After reaching a low point in 2014, both account takeover incidence and losses rose notably in 2016, with total account takeover losses reaching $2.3 billion, a 61 percent increase from 2015, and incidence reaching 31 percent, the study confirmed.
While other countries are utilizing powerful transaction signing technologies to mitigate those attacks, Cagnoni noted that the U.S. has fallen significantly behind the curve.
One of the Federal Financial Institutions Examination Council’s (FFIEC) recommendations to help prevent account takeover is to use out-of-band verification for transactions.
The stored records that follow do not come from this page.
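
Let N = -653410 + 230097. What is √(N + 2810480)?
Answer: √2387167 ≈ 1545.0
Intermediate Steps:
N = -423313
√(N + 2810480) = √(-423313 + 2810480) = √2387167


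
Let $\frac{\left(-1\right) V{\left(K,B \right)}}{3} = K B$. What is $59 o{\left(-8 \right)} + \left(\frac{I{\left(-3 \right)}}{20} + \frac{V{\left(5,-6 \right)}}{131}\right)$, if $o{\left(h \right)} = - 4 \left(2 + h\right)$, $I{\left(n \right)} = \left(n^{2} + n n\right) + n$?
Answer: $\frac{742737}{524} \approx 1417.4$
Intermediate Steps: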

That simply means it is best to use a different channel to verify and confirm transactions, Cagnoni explained.
“But this type of recommendation has not been implemented in the U.S. to the same degree as other countries,” he noted. “A large chunk of U.S. banks opted to more heavily invest in fraud detection technologies, but those technologies either allow fraud to take place undetected or block a legitimate transaction attempt, thus frustrating customers.”
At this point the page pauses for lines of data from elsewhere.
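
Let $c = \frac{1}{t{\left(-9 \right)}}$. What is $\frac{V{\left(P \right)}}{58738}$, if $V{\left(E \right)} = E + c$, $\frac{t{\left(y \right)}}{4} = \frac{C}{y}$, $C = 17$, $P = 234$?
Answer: $\frac{15903}{3994184} \approx 0.0039815$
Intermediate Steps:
$t{\left(y \right)} = \frac{68}{y}$ ($t{\left(y \right)} = 4 \frac{17}{y} = \frac{68}{y}$)
$c = - \frac{9}{68}$ ($c = \frac{1}{68 \frac{1}{-9}} = \frac{1}{68 \left(- \frac{1}{9}\right)} = \frac{1}{- \frac{68}{9}} = - \frac{9}{68} \approx -0.13235$)
$V{\left(E \right)} = - \frac{9}{68} + E$ ($V{\left(E \right)} = E - \frac{9}{68} = - \frac{9}{68} + E$)
$\frac{V{\left(P \right)}}{58738} = \frac{- \frac{9}{68} + 234}{58738} = \frac{15903}{68} \cdot \frac{1}{58738} = \frac{15903}{3994184}$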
Are Hotels Are A Hacker’s Paradise?
In one of the latest payment card data breaches reported affecting the hotel industry, InterContinental Hotels Group confirmed 12 of its U.S. properties were compromised by a malware attack.
Reuters reported that malware hidden in servers managed to uncover and capture what is known as “track” data — which includes names, card numbers and codes — over a timeframe ranging from August to December 2016. Those cards had been used at food establishments, including restaurants and bars, and did not include cards used at front desks.
Cagnoni pointed out that the attack on the InterContinental Hotels Group may have been more targeted than other credit card breaches, since the attackers might have continued to conduct the attack unnoticed for a large period of time.
“In these types of attacks, fraudsters oftentimes don’t use the collected information right away. They might wait days or even longer — so the fraud is not directly related to the immediate days before, thus making the attack even more durable,” he explained.
Since cards from different users and issuers can be compromised for a longer period of time, it can make it more difficult for a correlation to be made.